If he is innocent and a victim as much as everyone else in all this, I won't blame him for wanting blood.
Most of us are humans after all, and being social creatures we tend to take violations of trust quite deeply.
Truly seems that way currently. He said he'd really dig in starting next week and just checked his email on vacation and saw this whole mess.
It may be hard for him to re-establish trust. Maintaining xz for more than a decade then doing this would be quite a "long con" but if HN threads are any indication, many will still be suspicious.
His commits on these links look legit to me. It's a sad situation for him if he wasn't involved.
The fact GitHub suspended his account too suggests that they might have info saying he is involved.
I think it was somewhat irresponsible to block everything. It hampers instigation of the repo's history. It's good that Lasse had another mirror.
Woops, too late to edit this comment and say *investigation
Personally, I doubt that. I would assume that GitHub just banned all accounts that were directly associated with the project as a precaution.
Or you know, they just reacted with a ban hammer on all accounts related to xz and to heck with innocence.
Honestly, he should call it quits and just drop xz utils and move on with life. He maintained it for 15 years and struggled to get anyone else to help until Jia showed up. Meanwhile the Linux ecosystem depended on it.
The Linux ecosystem will either figure shit out and maintain it or move into a different archive library.
I worry about his home/personal system, this guy seems to have befriended Lasse in order to get the position, is it possible Lasse himself has been compromised?
I'd be nuking everything, possibly even disposing of hardware and setting up a new verifiable online identity on a clean system/hardware.
I feel like my version control system is better about highlighting the changed characters than these solid green or red strings.
I don't love unified diffs as a rule either. They're very noisy to read in general.
A side by side in something like "meld" will highlight changes but also means you're reading the full context as it will exist in the code base.
My number one complaint about "code review" is the number of people who simply run their eyes over the diff (in private orgs) because management says "code review" and that's as far as they ever take that in terms of defining outcomes.

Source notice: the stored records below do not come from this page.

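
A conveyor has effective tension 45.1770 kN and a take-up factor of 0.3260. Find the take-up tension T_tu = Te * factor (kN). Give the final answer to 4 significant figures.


T_tu = 45.1770 * 0.3260
T_tu = 14.73 kN


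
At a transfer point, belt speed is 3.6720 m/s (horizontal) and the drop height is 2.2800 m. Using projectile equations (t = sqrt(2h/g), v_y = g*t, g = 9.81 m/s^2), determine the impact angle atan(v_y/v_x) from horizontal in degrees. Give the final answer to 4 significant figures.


t = sqrt(2*2.2800/9.81) = 0.681786 s
v_y = 9.81 * 0.681786 = 6.68832 m/s
angle = atan(6.68832 / 3.6720) = 61.23 deg


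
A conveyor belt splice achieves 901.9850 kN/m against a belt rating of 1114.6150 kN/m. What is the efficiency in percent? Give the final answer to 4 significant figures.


Eff = 901.9850 / 1114.6150 * 100
Eff = 80.92 %


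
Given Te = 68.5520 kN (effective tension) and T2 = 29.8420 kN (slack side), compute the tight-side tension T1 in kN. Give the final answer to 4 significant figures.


T1 = Te + T2 = 68.5520 + 29.8420
T1 = 98.39 kN


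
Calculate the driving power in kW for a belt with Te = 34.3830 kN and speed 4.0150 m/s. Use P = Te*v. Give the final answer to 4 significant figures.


P = Te * v = 34.3830 * 4.0150
P = 138.0 kW


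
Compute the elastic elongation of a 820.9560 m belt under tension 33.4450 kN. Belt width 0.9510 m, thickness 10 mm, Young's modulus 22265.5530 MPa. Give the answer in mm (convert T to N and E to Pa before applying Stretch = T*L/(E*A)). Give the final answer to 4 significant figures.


A = 0.9510 * 0.01 = 0.00951 m^2
Stretch = 33.4450*1000 * 820.9560 / (22265.5530e6 * 0.00951) * 1000
Stretch = 129.7 mm


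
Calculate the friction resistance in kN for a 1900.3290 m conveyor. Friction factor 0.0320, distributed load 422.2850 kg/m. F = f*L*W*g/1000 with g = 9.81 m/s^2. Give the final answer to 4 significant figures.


F = 0.0320 * 1900.3290 * 422.2850 * 9.81 / 1000
F = 251.9 kN


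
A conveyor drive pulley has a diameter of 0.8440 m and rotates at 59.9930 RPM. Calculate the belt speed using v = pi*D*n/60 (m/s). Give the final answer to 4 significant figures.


v = pi * 0.8440 * 59.9930 / 60
v = 2.651 m/s


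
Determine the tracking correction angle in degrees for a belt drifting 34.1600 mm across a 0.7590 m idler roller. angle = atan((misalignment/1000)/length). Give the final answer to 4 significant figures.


misalign_m = 34.1600 / 1000 = 0.034160 m
angle = atan(0.034160 / 0.7590)
angle = 2.577 deg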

I love unified diffs for many applications. You are right that side by side diffs have their uses, too.
It's git, so it can show a vastly better diff, just not from a URL with hardcoded diff settings.
Yeah, but I’m wondering where the code review was done. In a different context, would this be easier to spot?
It’s a giant block of new code, what is it supposed to do beyond tell you it’s a giant block of new code?
Note that this is C code inside if a cmake string, even if your diff can do highlighting the odds it would highlight that are low, and if it did highlighting is generally just lexing so there wouldn’t be much to show.
This is so vile that even if caught red-handed during PR one could shrug off "oh, my IDE's auto formatting did this".